Access Gallery in Cairo is giving its visitors a chance to experience the Egyptian art scene in the first half of the 20th century by hosting the first retrospective exhibition of pioneering visual artist Fahima Amin.
Titled, ‘History of Fahima Amin’, the exhibition features works by the late artist (1918-1984).
The works exhibited give visitors insights into the different stages of the life and the career of the late artist.
They document her professional achievements and the difficulties she faced.
Most of the works exhibited were made during the 1930s and the 1940s. They depict different aspects of social life in this period.
Access Gallery Coordinator, Mayar Gaber, said this is the first time Amin’s works come together in one and the same place.
”This happens for the first time since the artist’s death,” Gaber told the Egyptian Mail in an interview on the sidelines of the exhibition.
She said Amin is little known to many people, even as she is one of the pioneers of visual art in Egypt.
”This boils down to the lack of documentation,” she said.
Amin belongs to the first generation of Higher Institute for Art Teachers students.
The institute qualifies students for a career in art through its study. Some of its graduates prefer to work in art teaching, while others prefer to do art.
The History of Fahima Amin exhibition throws light on how Amin did art.
It highlights her artistic journey, being one of the earliest female artists in the Arab world.

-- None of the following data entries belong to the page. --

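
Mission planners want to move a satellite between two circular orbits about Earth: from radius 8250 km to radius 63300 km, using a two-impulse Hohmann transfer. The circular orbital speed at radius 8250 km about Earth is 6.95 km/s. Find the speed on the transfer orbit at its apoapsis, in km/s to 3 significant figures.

From the circular-orbit relation v² = μ/r at r = 8250 km: μ = v²r = (6.95)² × 8250 = 3.98496×10^5 km³/s².
Semi-major axis of the transfer orbit: a_t = (8250 + 63300)/2 = 35775 km.
The apoapsis of the transfer ellipse is at r = 63300 km.
Vis-viva: v = √[μ(2/r − 1/a_t)] = √[3.98496×10^5 × (2/63300 − 1/35775)] = 1.205 km/s.

v = 1.20 km/s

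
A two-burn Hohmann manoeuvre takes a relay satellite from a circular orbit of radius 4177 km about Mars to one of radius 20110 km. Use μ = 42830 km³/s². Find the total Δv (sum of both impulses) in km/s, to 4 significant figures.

Δv = 1.522 km/s

The Hohmann ellipse has a_t = (r₁ + r₂)/2 = 12143.5 km.
Circular speed at r₁: v₁ = √(μ/r₁) = √(42830/4177) = 3.20215 km/s.
Transfer-orbit speed at r₁ (vis-viva): v_p = √[μ(2/r₁ − 1/a_t)] = 4.12075 km/s.
First burn Δv₁ = |v_p − v₁| = 0.9186 km/s.
At r₂, v₂ = √(μ/r₂) = 1.4594 km/s.
Transfer-orbit speed at r₂: v_a = √[μ(2/r₂ − 1/a_t)] = 0.85591 km/s.
Second burn Δv₂ = |v₂ − v_a| = 0.6035 km/s.
Δv = Δv₁ + Δv₂ = 0.9186 + 0.6035 = 1.522 km/s.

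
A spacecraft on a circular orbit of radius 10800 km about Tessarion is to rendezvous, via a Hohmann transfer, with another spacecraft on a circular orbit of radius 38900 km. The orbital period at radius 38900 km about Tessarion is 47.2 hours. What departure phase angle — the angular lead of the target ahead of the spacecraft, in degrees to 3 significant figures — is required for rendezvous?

From Kepler's third law T² = 4π²r³/μ at r = 38900 km, T = 47.2 hours = 47.2 × 3600 s = 1.6992×10^5 s: μ = 4π²r³/T² = 80485.9 km³/s².
Semi-major axis of the transfer orbit: a_t = (10800 + 38900)/2 = 24850 km.
The half-period of the transfer ellipse is t = π√(a_t³/μ) = 43380 s.
The target's mean motion on its circular orbit is ω₂ = √(μ/r₂³) = 3.698×10^-5 rad/s.
Angle swept by the target during transfer: ω₂·t = 1.604 rad = 91.90°.
Arrival is 180° from departure on the ellipse, so φ = 180° − 91.90° = 88.1°.

φ = 88.1°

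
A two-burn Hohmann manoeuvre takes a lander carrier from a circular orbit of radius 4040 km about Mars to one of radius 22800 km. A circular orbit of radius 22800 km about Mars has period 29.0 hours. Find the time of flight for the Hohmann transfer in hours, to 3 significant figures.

t = 6.55 hours

From Kepler's third law T² = 4π²r³/μ at r = 22800 km, T = 29.0 hours = 29.0 × 3600 s = 1.044×10^5 s: μ = 4π²r³/T² = 42930.2 km³/s².
The Hohmann ellipse has a_t = (r₁ + r₂)/2 = 13420 km.
Transfer time t = π√(a_t³/μ) = π√((13420)³ / 42930.2) = 23570 s.
Converting: 23570 s ÷ 3600 s/hour = 6.55 hours.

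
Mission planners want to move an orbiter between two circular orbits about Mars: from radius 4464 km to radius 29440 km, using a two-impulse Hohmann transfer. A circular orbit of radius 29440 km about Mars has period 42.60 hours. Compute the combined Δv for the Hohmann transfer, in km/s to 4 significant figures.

Δv = 1.572 km/s

From Kepler's third law T² = 4π²r³/μ at r = 29440 km, T = 42.60 hours = 42.60 × 3600 s = 1.5336×10^5 s: μ = 4π²r³/T² = 42830.1 km³/s².
The Hohmann ellipse has a_t = (r₁ + r₂)/2 = 16952 km.
Circular speed at r₁: v₁ = √(μ/r₁) = √(42830.1/4464) = 3.0975 km/s.
On the transfer ellipse at r₁, v² = μ(2/r − 1/a) gives v_p = √[μ(2/r₁ − 1/a_t)] = 4.0820 km/s.
First burn Δv₁ = |v_p − v₁| = 0.9845 km/s.
Circular speed at r₂: v₂ = √(μ/r₂) = 1.20616 km/s.
Transfer-orbit speed at r₂: v_a = √[μ(2/r₂ − 1/a_t)] = 0.618952 km/s.
Second burn Δv₂ = |v₂ − v_a| = 0.5872 km/s.
Total Δv = Δv₁ + Δv₂ = 1.572 km/s.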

The exhibition’s works also highlight some of the features of women’s cultural and artistic renaissance in this period, according to visual artist, Nagy Moussa.
Moussa, a son of Amin, added that the exhibition in a way demonstrates the pioneering role of women in the arts.
”It shows how Amin was able to prove herself at an early stage in the history of the arts in Egypt,” a local newspaper quoted him as saying.
As an artist, Amin was diverse, having mastered different types of arts and succeeded in freeing herself from being confined in one art type.
The exhibition contains sketches made by Amin, together with an anatomical study, water paintings, oil paintings and gouache paintings which were new at the time.
It also displays Amin’s portraits of nature and the human body.
”Her works are very diverse,” Gaber, the Access Gallery coordinator, said. “She expresses herself, through art, in a distinctive way.”
One of the paintings exhibited depicts scenes of Egyptian daily life, with people wearing traditional Egyptian clothes.
It shows two women in the vegetable market, emblazoning their facial features and clothes through a set of wonderful water colours and ink.
The way the background is painted focuses onlookers’ attention on the two women.
Another painting shows a man lost in a garden. It puts the trees and the flowers of the garden under sharp focus, using gouache colours, which adds joy and optimism to the painting.
Some of the paintings exhibited reflect human suffering and human depths, putting women at the centre of all this.
Amin’s productions included a guide in Arabic that contains the biographies of a large number of Egyptian and foreign artists. The guide was published in 1971.
Amin was among the first group to graduate from the Higher Institute for Art Teachers in 1944.
When she joined the institute a few years earlier, she was one of six girls only doing this.
She chose the Fine Arts for Drawing and Painting Department.
Amin participated in the 24th Cairo Exhibition of Paintings and Sculpture, even before she graduated from the institute.
One of her paintings was nominated for the top prize of the exhibition.
She introduced a variety of paintings that appeared in several exhibitions in the Egyptian capital then.
The current exhibition also features public events and family photos of Amin.